Her choosing for running mate has acted as a literal smoke bomb, creating only a small explosion, but then spreading over the entire mainstream media, sparking a spreading cloud of mist. Palin, acting as bait, has done all she has needed to do, unleashing attack speeches when needed and sparking controversy with her “troopergate” scandal as well as he pregnant daughter. The media then proceeded to take the bait, igniting a fire within itself and not running a story without the world “Palin” in it.

Meanwhile, Palin actually has stayed away from the media, ignoring any invitations for interviews on sit-down shows and political debate television as well.

Why? She doesn’t need too.

Palin’s one weakness is the one trait that you would assume a running mate would use to his/her advantage – politics. McCain knows that if Palin explodes back into the media, accepting interviews and arguing head-on with the liberal press, she will be beaten to her knees, and a coupe-de-grace will be imminent during her mandatory debate with opposing running mate Joe Biden.

And because of this, the future is more of an enemy to the conservatives than Barack Obama, and if the Democrats plan to exploit this, they must understand that for now, they have lost the battle of the present.

Sarah Palin’s stage presence is not just (frankly) full of it, but rather a powerful force that transcends her image right before your eyes.

And as the second chapter in the saga of the Republican convention comes to a close, all anyone can talk about was what everyone originally thought was a mire introduction to the grand closing — John McCain’s speech. 

But it was instead the main figure of the entire convention, and the talking point on both the web and television, creating many side stories as well. Why? Palin’s speech was powerful. So powerful, in fact, that not only did it spark very heated initial reactions, but later provided so much aftershock that it seemed apparent to me to write about it.

Putting my strong political opinions aside, I must give Palin credit — that no matter how completely false and utter lies she used, it was hard (even for me) to shake of her speaking passion, mostly credited to how zoned in she was. And because of this, I know for a fact that many gullible Americans have fallen “victim” to her transcending speech, ignoring her factual mistakes and instead focusing intently on her valiant, confident speaking power.

And right now, no matter how many people (including me) stress the comparison between the top of each party’s ticket, because of her star power, Palin has gained the public centerpiece of not only the Republican party, but the image of politics in general. And, strangely, this is not because of the higher possibility of her being commander and chief in the near future, because — as my sister would say — John McCain is like a “dinosaur”, but rather because of her instant celebrity status and overall image that is so different. 

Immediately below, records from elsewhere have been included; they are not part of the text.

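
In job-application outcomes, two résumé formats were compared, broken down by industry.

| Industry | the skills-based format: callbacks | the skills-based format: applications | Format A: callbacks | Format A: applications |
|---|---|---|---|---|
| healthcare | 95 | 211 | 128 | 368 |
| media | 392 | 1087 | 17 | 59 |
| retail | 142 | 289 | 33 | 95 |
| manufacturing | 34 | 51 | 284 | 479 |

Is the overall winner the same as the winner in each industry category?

Healthcare: the skills-based format 95/211 = 45.0%, Format A 128/368 = 34.8% → the skills-based format
Media: the skills-based format 392/1087 = 36.1%, Format A 17/59 = 28.8% → the skills-based format
Retail: the skills-based format 142/289 = 49.1%, Format A 33/95 = 34.7% → the skills-based format
Manufacturing: the skills-based format 34/51 = 66.7%, Format A 284/479 = 59.3% → the skills-based format
Overall: the skills-based format 663/1638 = 40.5%, Format A 462/1001 = 46.2% → Format A
The skills-based format wins each industry group but Format A wins overall — the comparison reverses. The skills-based format's applications skew toward media, which has a lower base rate.

No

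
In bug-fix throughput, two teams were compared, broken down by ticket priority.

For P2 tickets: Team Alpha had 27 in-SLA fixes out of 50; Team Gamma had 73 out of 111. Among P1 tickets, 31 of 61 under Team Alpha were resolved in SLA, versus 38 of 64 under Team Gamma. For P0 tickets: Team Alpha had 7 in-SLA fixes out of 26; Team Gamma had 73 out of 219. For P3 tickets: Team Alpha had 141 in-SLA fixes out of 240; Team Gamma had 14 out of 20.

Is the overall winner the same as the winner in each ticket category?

P2: Team Alpha 27/50 = 54.0%, Team Gamma 73/111 = 65.8% → Team Gamma
P1: Team Alpha 31/61 = 50.8%, Team Gamma 38/64 = 59.4% → Team Gamma
P0: Team Alpha 7/26 = 26.9%, Team Gamma 73/219 = 33.3% → Team Gamma
P3: Team Alpha 141/240 = 58.8%, Team Gamma 14/20 = 70.0% → Team Gamma
Overall: Team Alpha 206/377 = 54.6%, Team Gamma 198/414 = 47.8% → Team Alpha
Team Gamma wins each ticket group but Team Alpha wins overall — the comparison reverses. Team Gamma's tickets skew toward P0, which has a lower base rate.

No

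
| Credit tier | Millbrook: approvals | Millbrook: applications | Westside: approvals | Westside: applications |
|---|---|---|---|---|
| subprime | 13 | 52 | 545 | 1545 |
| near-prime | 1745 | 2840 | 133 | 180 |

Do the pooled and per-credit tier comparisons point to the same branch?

No

Subprime: Millbrook 13/52 = 25.0%, Westside 545/1545 = 35.3% → Westside
Near-prime: Millbrook 1745/2840 = 61.4%, Westside 133/180 = 73.9% → Westside
Overall: Millbrook 1758/2892 = 60.8%, Westside 678/1725 = 39.3% → Millbrook
Westside wins each credit group but Millbrook wins overall — the comparison reverses. Westside's applications skew toward subprime, which has a lower base rate.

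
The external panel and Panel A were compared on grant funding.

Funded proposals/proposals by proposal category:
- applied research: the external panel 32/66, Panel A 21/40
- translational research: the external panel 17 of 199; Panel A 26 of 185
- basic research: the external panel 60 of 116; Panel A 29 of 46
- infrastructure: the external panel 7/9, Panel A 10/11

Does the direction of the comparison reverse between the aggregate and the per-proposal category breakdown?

Applied research: the external panel 32/66 = 48.5%, Panel A 21/40 = 52.5% → Panel A
Translational research: the external panel 17/199 = 8.5%, Panel A 26/185 = 14.1% → Panel A
Basic research: the external panel 60/116 = 51.7%, Panel A 29/46 = 63.0% → Panel A
Infrastructure: the external panel 7/9 = 77.8%, Panel A 10/11 = 90.9% → Panel A
Overall: the external panel 116/390 = 29.7%, Panel A 86/282 = 30.5% → Panel A
Panel A wins overall and in every proposal group — no reversal.

No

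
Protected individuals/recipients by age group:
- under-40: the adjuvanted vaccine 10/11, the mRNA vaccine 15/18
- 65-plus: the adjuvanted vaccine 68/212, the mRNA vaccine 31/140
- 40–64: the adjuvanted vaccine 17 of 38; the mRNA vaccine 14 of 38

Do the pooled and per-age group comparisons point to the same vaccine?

Yes

Under-40: the adjuvanted vaccine 10/11 = 90.9%, the mRNA vaccine 15/18 = 83.3% → the adjuvanted vaccine
65-plus: the adjuvanted vaccine 68/212 = 32.1%, the mRNA vaccine 31/140 = 22.1% → the adjuvanted vaccine
40–64: the adjuvanted vaccine 17/38 = 44.7%, the mRNA vaccine 14/38 = 36.8% → the adjuvanted vaccine
Overall: the adjuvanted vaccine 95/261 = 36.4%, the mRNA vaccine 60/196 = 30.6% → the adjuvanted vaccine
The adjuvanted vaccine wins overall and in every age group — no reversal.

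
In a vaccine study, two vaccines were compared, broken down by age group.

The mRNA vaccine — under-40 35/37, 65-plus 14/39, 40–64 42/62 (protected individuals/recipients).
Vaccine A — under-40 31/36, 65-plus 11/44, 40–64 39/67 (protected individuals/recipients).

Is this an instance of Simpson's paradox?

Under-40: the mRNA vaccine 35/37 = 94.6%, Vaccine A 31/36 = 86.1% → the mRNA vaccine
65-plus: the mRNA vaccine 14/39 = 35.9%, Vaccine A 11/44 = 25.0% → the mRNA vaccine
40–64: the mRNA vaccine 42/62 = 67.7%, Vaccine A 39/67 = 58.2% → the mRNA vaccine
Overall: the mRNA vaccine 91/138 = 65.9%, Vaccine A 81/147 = 55.1% → the mRNA vaccine
The mRNA vaccine wins overall and in every age group — no reversal.

No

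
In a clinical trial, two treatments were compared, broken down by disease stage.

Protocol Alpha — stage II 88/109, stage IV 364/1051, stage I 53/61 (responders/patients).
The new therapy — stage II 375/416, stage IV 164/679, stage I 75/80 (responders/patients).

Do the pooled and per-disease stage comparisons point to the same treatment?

Stage II: Protocol Alpha 88/109 = 80.7%, the new therapy 375/416 = 90.1% → the new therapy
Stage IV: Protocol Alpha 364/1051 = 34.6%, the new therapy 164/679 = 24.2% → Protocol Alpha
Stage I: Protocol Alpha 53/61 = 86.9%, the new therapy 75/80 = 93.8% → the new therapy
Overall: Protocol Alpha 505/1221 = 41.4%, the new therapy 614/1175 = 52.3% → the new therapy
Neither sweeps: Protocol Alpha wins 1 of 3 groups, the new therapy wins 2. The new therapy wins overall but not every group — no Simpson reversal.

No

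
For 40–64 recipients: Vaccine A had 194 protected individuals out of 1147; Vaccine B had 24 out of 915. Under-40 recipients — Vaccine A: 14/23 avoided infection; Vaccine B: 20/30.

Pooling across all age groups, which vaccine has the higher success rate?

Vaccine A

40–64: Vaccine A 194/1147 = 16.9%, Vaccine B 24/915 = 2.6% → Vaccine A
Under-40: Vaccine A 14/23 = 60.9%, Vaccine B 20/30 = 66.7% → Vaccine B
Overall: Vaccine A 208/1170 = 17.8%, Vaccine B 44/945 = 4.7% → Vaccine A
(Neither sweeps every age group, but Vaccine A has the higher pooled rate.)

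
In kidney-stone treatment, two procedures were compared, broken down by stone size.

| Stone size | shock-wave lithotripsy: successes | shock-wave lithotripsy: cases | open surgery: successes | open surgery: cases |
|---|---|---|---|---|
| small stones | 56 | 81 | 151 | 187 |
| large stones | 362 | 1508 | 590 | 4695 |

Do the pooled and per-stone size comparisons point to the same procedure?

No

Small stones: shock-wave lithotripsy 56/81 = 69.1%, open surgery 151/187 = 80.7% → open surgery
Large stones: shock-wave lithotripsy 362/1508 = 24.0%, open surgery 590/4695 = 12.6% → shock-wave lithotripsy
Overall: shock-wave lithotripsy 418/1589 = 26.3%, open surgery 741/4882 = 15.2% → shock-wave lithotripsy
Neither sweeps: shock-wave lithotripsy wins 1 of 2 groups, open surgery wins 1. Shock-wave lithotripsy wins overall but not every group — no Simpson reversal.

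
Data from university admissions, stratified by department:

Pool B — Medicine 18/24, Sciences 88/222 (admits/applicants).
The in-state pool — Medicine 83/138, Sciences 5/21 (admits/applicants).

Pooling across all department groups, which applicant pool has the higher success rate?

Medicine: Pool B 18/24 = 75.0%, the in-state pool 83/138 = 60.1% → Pool B
Sciences: Pool B 88/222 = 39.6%, the in-state pool 5/21 = 23.8% → Pool B
Overall: Pool B 106/246 = 43.1%, the in-state pool 88/159 = 55.3% → the in-state pool
(Pool B wins every department group but the in-state pool wins overall — Pool B's applicants skew toward the low-rate Sciences group.)

the in-state pool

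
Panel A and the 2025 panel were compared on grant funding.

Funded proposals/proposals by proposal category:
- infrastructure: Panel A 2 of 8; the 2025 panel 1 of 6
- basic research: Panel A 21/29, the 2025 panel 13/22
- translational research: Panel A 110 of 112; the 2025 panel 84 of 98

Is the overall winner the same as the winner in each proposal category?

Yes

Infrastructure: Panel A 2/8 = 25.0%, the 2025 panel 1/6 = 16.7% → Panel A
Basic research: Panel A 21/29 = 72.4%, the 2025 panel 13/22 = 59.1% → Panel A
Translational research: Panel A 110/112 = 98.2%, the 2025 panel 84/98 = 85.7% → Panel A
Overall: Panel A 133/149 = 89.3%, the 2025 panel 98/126 = 77.8% → Panel A
Panel A wins overall and in every proposal group — no reversal.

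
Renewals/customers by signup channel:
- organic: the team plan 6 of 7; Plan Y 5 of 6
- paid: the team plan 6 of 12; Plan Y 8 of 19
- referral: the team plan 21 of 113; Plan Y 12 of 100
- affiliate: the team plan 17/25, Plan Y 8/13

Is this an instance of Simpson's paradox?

Organic: the team plan 6/7 = 85.7%, Plan Y 5/6 = 83.3% → the team plan
Paid: the team plan 6/12 = 50.0%, Plan Y 8/19 = 42.1% → the team plan
Referral: the team plan 21/113 = 18.6%, Plan Y 12/100 = 12.0% → the team plan
Affiliate: the team plan 17/25 = 68.0%, Plan Y 8/13 = 61.5% → the team plan
Overall: the team plan 50/157 = 31.8%, Plan Y 33/138 = 23.9% → the team plan
The team plan wins overall and in every signup group — no reversal.

No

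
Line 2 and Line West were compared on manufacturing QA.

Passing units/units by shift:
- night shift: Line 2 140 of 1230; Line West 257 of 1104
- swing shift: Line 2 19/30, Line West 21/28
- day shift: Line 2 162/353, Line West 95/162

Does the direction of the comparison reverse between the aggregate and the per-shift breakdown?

Night shift: Line 2 140/1230 = 11.4%, Line West 257/1104 = 23.3% → Line West
Swing shift: Line 2 19/30 = 63.3%, Line West 21/28 = 75.0% → Line West
Day shift: Line 2 162/353 = 45.9%, Line West 95/162 = 58.6% → Line West
Overall: Line 2 321/1613 = 19.9%, Line West 373/1294 = 28.8% → Line West
Line West wins overall and in every shift group — no reversal.

No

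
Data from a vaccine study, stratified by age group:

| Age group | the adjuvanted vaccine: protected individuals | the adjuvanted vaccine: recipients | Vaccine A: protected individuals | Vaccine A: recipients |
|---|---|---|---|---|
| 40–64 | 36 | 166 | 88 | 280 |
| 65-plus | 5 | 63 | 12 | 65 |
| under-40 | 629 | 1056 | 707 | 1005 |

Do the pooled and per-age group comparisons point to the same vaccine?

40–64: the adjuvanted vaccine 36/166 = 21.7%, Vaccine A 88/280 = 31.4% → Vaccine A
65-plus: the adjuvanted vaccine 5/63 = 7.9%, Vaccine A 12/65 = 18.5% → Vaccine A
Under-40: the adjuvanted vaccine 629/1056 = 59.6%, Vaccine A 707/1005 = 70.3% → Vaccine A
Overall: the adjuvanted vaccine 670/1285 = 52.1%, Vaccine A 807/1350 = 59.8% → Vaccine A
Vaccine A wins overall and in every age group — no reversal.

Yes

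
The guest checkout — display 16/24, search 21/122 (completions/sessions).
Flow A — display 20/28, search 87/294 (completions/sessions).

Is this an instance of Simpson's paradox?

Display: the guest checkout 16/24 = 66.7%, Flow A 20/28 = 71.4% → Flow A
Search: the guest checkout 21/122 = 17.2%, Flow A 87/294 = 29.6% → Flow A
Overall: the guest checkout 37/146 = 25.3%, Flow A 107/322 = 33.2% → Flow A
Flow A wins overall and in every traffic group — no reversal.

No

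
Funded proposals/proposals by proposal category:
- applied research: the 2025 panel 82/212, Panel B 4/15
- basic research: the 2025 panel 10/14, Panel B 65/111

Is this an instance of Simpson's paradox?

Yes

Applied research: the 2025 panel 82/212 = 38.7%, Panel B 4/15 = 26.7% → the 2025 panel
Basic research: the 2025 panel 10/14 = 71.4%, Panel B 65/111 = 58.6% → the 2025 panel
Overall: the 2025 panel 92/226 = 40.7%, Panel B 69/126 = 54.8% → Panel B
The 2025 panel wins each proposal group but Panel B wins overall — the comparison reverses. The 2025 panel's proposals skew toward applied research, which has a lower base rate.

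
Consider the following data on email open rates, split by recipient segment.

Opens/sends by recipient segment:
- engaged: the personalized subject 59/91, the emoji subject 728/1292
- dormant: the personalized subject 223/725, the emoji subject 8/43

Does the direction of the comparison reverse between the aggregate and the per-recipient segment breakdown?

Yes

Engaged: the personalized subject 59/91 = 64.8%, the emoji subject 728/1292 = 56.3% → the personalized subject
Dormant: the personalized subject 223/725 = 30.8%, the emoji subject 8/43 = 18.6% → the personalized subject
Overall: the personalized subject 282/816 = 34.6%, the emoji subject 736/1335 = 55.1% → the emoji subject
The personalized subject wins each recipient group but the emoji subject wins overall — the comparison reverses. The personalized subject's sends skew toward dormant, which has a lower base rate.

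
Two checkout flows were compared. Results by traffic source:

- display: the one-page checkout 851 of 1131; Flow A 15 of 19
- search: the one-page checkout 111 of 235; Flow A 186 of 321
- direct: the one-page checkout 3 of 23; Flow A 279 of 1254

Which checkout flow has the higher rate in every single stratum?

Flow A

Display: the one-page checkout 851/1131 = 75.2%, Flow A 15/19 = 78.9% → Flow A
Search: the one-page checkout 111/235 = 47.2%, Flow A 186/321 = 57.9% → Flow A
Direct: the one-page checkout 3/23 = 13.0%, Flow A 279/1254 = 22.2% → Flow A
Flow A has the higher rate in all 3 groups.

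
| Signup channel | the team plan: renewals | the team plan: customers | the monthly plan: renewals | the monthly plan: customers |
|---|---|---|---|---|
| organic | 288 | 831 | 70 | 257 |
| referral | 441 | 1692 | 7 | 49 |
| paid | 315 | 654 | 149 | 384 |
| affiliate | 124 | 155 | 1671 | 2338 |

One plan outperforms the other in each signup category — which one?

the team plan

Organic: the team plan 288/831 = 34.7%, the monthly plan 70/257 = 27.2% → the team plan
Referral: the team plan 441/1692 = 26.1%, the monthly plan 7/49 = 14.3% → the team plan
Paid: the team plan 315/654 = 48.2%, the monthly plan 149/384 = 38.8% → the team plan
Affiliate: the team plan 124/155 = 80.0%, the monthly plan 1671/2338 = 71.5% → the team plan
The team plan has the higher rate in all 4 groups.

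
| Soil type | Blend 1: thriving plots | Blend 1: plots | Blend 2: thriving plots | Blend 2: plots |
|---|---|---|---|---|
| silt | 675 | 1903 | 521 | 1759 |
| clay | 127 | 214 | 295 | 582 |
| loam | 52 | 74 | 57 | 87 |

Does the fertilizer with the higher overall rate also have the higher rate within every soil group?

Silt: Blend 1 675/1903 = 35.5%, Blend 2 521/1759 = 29.6% → Blend 1
Clay: Blend 1 127/214 = 59.3%, Blend 2 295/582 = 50.7% → Blend 1
Loam: Blend 1 52/74 = 70.3%, Blend 2 57/87 = 65.5% → Blend 1
Overall: Blend 1 854/2191 = 39.0%, Blend 2 873/2428 = 36.0% → Blend 1
Blend 1 wins overall and in every soil group — no reversal.

Yes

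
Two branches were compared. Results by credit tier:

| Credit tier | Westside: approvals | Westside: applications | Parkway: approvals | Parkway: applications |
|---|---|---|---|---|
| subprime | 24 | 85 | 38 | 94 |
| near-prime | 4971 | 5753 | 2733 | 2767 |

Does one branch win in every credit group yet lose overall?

No

Subprime: Westside 24/85 = 28.2%, Parkway 38/94 = 40.4% → Parkway
Near-prime: Westside 4971/5753 = 86.4%, Parkway 2733/2767 = 98.8% → Parkway
Overall: Westside 4995/5838 = 85.6%, Parkway 2771/2861 = 96.9% → Parkway
Parkway wins overall and in every credit group — no reversal.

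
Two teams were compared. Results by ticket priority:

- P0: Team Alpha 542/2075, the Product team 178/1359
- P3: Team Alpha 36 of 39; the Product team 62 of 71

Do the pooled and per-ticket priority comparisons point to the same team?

Yes

P0: Team Alpha 542/2075 = 26.1%, the Product team 178/1359 = 13.1% → Team Alpha
P3: Team Alpha 36/39 = 92.3%, the Product team 62/71 = 87.3% → Team Alpha
Overall: Team Alpha 578/2114 = 27.3%, the Product team 240/1430 = 16.8% → Team Alpha
Team Alpha wins overall and in every ticket group — no reversal.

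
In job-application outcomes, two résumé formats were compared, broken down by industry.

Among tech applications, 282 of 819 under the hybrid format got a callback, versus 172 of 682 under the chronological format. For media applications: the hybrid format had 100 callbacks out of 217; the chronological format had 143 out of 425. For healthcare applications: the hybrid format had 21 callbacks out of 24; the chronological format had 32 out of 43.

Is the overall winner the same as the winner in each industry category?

Tech: the hybrid format 282/819 = 34.4%, the chronological format 172/682 = 25.2% → the hybrid format
Media: the hybrid format 100/217 = 46.1%, the chronological format 143/425 = 33.6% → the hybrid format
Healthcare: the hybrid format 21/24 = 87.5%, the chronological format 32/43 = 74.4% → the hybrid format
Overall: the hybrid format 403/1060 = 38.0%, the chronological format 347/1150 = 30.2% → the hybrid format
The hybrid format wins overall and in every industry group — no reversal.

Yes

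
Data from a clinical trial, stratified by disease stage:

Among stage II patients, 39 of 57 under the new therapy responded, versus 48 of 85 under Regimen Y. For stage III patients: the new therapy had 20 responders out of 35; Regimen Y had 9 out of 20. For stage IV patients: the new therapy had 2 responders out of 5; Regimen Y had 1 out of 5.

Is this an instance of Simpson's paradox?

Stage II: the new therapy 39/57 = 68.4%, Regimen Y 48/85 = 56.5% → the new therapy
Stage III: the new therapy 20/35 = 57.1%, Regimen Y 9/20 = 45.0% → the new therapy
Stage IV: the new therapy 2/5 = 40.0%, Regimen Y 1/5 = 20.0% → the new therapy
Overall: the new therapy 61/97 = 62.9%, Regimen Y 58/110 = 52.7% → the new therapy
The new therapy wins overall and in every disease group — no reversal.

No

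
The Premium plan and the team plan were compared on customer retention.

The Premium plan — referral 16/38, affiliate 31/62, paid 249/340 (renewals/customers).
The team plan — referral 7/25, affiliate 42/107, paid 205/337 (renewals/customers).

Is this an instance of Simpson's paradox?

Referral: the Premium plan 16/38 = 42.1%, the team plan 7/25 = 28.0% → the Premium plan
Affiliate: the Premium plan 31/62 = 50.0%, the team plan 42/107 = 39.3% → the Premium plan
Paid: the Premium plan 249/340 = 73.2%, the team plan 205/337 = 60.8% → the Premium plan
Overall: the Premium plan 296/440 = 67.3%, the team plan 254/469 = 54.2% → the Premium plan
The Premium plan wins overall and in every signup group — no reversal.

No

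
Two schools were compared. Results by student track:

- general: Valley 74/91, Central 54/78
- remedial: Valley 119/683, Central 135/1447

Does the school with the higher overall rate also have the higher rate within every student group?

General: Valley 74/91 = 81.3%, Central 54/78 = 69.2% → Valley
Remedial: Valley 119/683 = 17.4%, Central 135/1447 = 9.3% → Valley
Overall: Valley 193/774 = 24.9%, Central 189/1525 = 12.4% → Valley
Valley wins overall and in every student group — no reversal.

Yes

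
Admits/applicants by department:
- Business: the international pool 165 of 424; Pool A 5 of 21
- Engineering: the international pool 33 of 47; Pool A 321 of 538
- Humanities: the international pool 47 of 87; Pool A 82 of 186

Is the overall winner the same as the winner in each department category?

No

Business: the international pool 165/424 = 38.9%, Pool A 5/21 = 23.8% → the international pool
Engineering: the international pool 33/47 = 70.2%, Pool A 321/538 = 59.7% → the international pool
Humanities: the international pool 47/87 = 54.0%, Pool A 82/186 = 44.1% → the international pool
Overall: the international pool 245/558 = 43.9%, Pool A 408/745 = 54.8% → Pool A
The international pool wins each department group but Pool A wins overall — the comparison reverses. The international pool's applicants skew toward Business, which has a lower base rate.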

By different, I don’t mean because of her gender, but rather her breed. She is a new breed of politician, far away from your raging and shouting, sweaty middle aged point maker, but rather someone who we have not seen yet — a setting of mind that many teachers know to loathe. She uses her stature and newly-found political ego to her advantage, acting like she knows for a fact that each and every single thing she says is true, in the most convincing way I have ever seen this done among politicians. 

Simply put, she’s a giant black whole for your brain, in the form of a person who would most likely be the farthest away from that status — a small town governor of the second-least populated state in the US. 

So — as a word of caution, not a political recommendation –please vote on what you believe, not what you have been convinced to know.